JERUSALEM (Reuters) – A top Israeli minister defied U.S. concern over settlement building in the occupied West Bank on Monday, saying the government would continue building and would not accept “preaching” from other countries.
“This is our country, all of it,” said Finance Minister Bezalel Smotrich, who also holds some West Bank powers, during his party faction meeting. “Does anyone think that Israel will be managed like another U.S. state?
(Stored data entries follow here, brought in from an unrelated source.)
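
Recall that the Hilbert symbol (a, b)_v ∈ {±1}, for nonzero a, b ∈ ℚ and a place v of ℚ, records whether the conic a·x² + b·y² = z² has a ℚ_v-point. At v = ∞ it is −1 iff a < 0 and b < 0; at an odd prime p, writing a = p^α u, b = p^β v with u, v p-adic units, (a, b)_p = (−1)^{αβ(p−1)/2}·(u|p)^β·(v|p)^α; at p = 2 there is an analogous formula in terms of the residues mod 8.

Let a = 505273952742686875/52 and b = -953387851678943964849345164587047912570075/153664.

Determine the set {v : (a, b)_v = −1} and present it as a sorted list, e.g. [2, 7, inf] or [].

Mod squares: a ≡ 247, b ≡ -7708987. Check v ∈ {∞, 2, 3, 5, 7, 11, 13, 19, 29, 31, 37, 47}.
v=11: a=11^4·(≡3), b=11^9·(≡9) mod 11; (3|11)=+1, (9|11)=+1; (−1)^{4·9·5}·(+1)^9·(+1)^4 = +1.
v=29: a=29^0·(≡18), b=29^2·(≡28) mod 29; (18|29)=-1, (28|29)=+1; (−1)^{0·2·14}·(-1)^2·(+1)^0 = +1.
v=3: a=3^0·(≡1), b=3^2·(≡2) mod 3; (1|3)=+1, (2|3)=-1; (−1)^{0·2·1}·(+1)^2·(-1)^0 = +1.
v=31: a=31^2·(≡21), b=31^5·(≡5) mod 31; (21|31)=-1, (5|31)=+1; (−1)^{2·5·15}·(-1)^5·(+1)^2 = -1.
v=47: a=47^2·(≡24), b=47^5·(≡18) mod 47; (24|47)=+1, (18|47)=+1; (−1)^{2·5·23}·(+1)^5·(+1)^2 = +1.
v=37: a=37^2·(≡26), b=37^5·(≡1) mod 37; (26|37)=+1, (1|37)=+1; (−1)^{2·5·18}·(+1)^5·(+1)^2 = +1.
v=5: a=5^4·(≡2), b=5^2·(≡3) mod 5; (2|5)=-1, (3|5)=-1; (−1)^{4·2·2}·(-1)^2·(-1)^4 = +1.
v=19: a=19^1·(≡14), b=19^2·(≡4) mod 19; (14|19)=-1, (4|19)=+1; (−1)^{1·2·9}·(-1)^2·(+1)^1 = +1.
v=∞: 247 > 0 and -7708987 < 0  ⇒  (a,b)_∞ = +1.
v=13: a=13^-1·(≡5), b=13^1·(≡4) mod 13; (5|13)=-1, (4|13)=+1; (−1)^{-1·1·6}·(-1)^1·(+1)^-1 = -1.
v=7: a=7^0·(≡2), b=7^-4·(≡2) mod 7; (2|7)=+1, (2|7)=+1; (−1)^{0·-4·3}·(+1)^-4·(+1)^0 = +1.
v=2: v_2(a)=-2, v_2(b)=-6; units ≡ 7, 5 (mod 8); ε·ε+αω+βω = 1·0+-2·1+-6·0 ≡ 0  ⇒  (a,b)_2 = +1.
|Ram(247, -7708987)| = 2, even; anisotropic at {13, 31}.

[13, 31]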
I will not accept moral preaching from anybody,” Kan broadcaster reported him saying.
Most countries deem Jewish settlements built on land Israel occupied in a 1967 Middle East war as illegal, and their expansion has for decades been among the most contentious issues between Israel, the Palestinians and the international community.
Palestinian leaders have sought to establish an independent state in the West Bank and Gaza with East Jerusalem as its capital, and say settlements undermine hopes of a viable state.
On Sunday, Prime Minister Benjamin Netanyahu’s religious-nationalist government said it planned to approve 4,560 new housing units in various areas of the West Bank. The U.S. State Department said it was “deeply troubled” by the decision.
“As has been longstanding policy, the United States opposes such unilateral actions that make a two-state solution more difficult to achieve and are an obstacle to peace,” the statement said.
Senior Palestinian official Hussein Al-Sheikh said the Palestinian Authority, which exercises limited self-rule in the West Bank, boycotted an economic meeting with Israel scheduled for Monday in protest of settlement growth.
Another Palestinian official, Wasel Abu Youssef, called on the international community to move from statements of condemnation “to imposing a boycott on the government of the Israeli occupation” and urged Arab countries to suspend normalisation agreements with Israel.
Since taking office in January, Netanyahu’s coalition has approved the promotion of more than 7,000 new housing units, most deep in the West Bank. It also amended a law to clear the way for settlers to return to four settlements that had previously been evacuated.
According to the United Nations, some 700,000 settlers live in 279 settlements across the West Bank and East Jerusalem, up from 520,000 in 2012.
Israel cites biblical, historical and political ties to the area and in a recent interview with Sky News, Netanyahu said Israeli settlements were not an obstacle to peace with the Palestinians.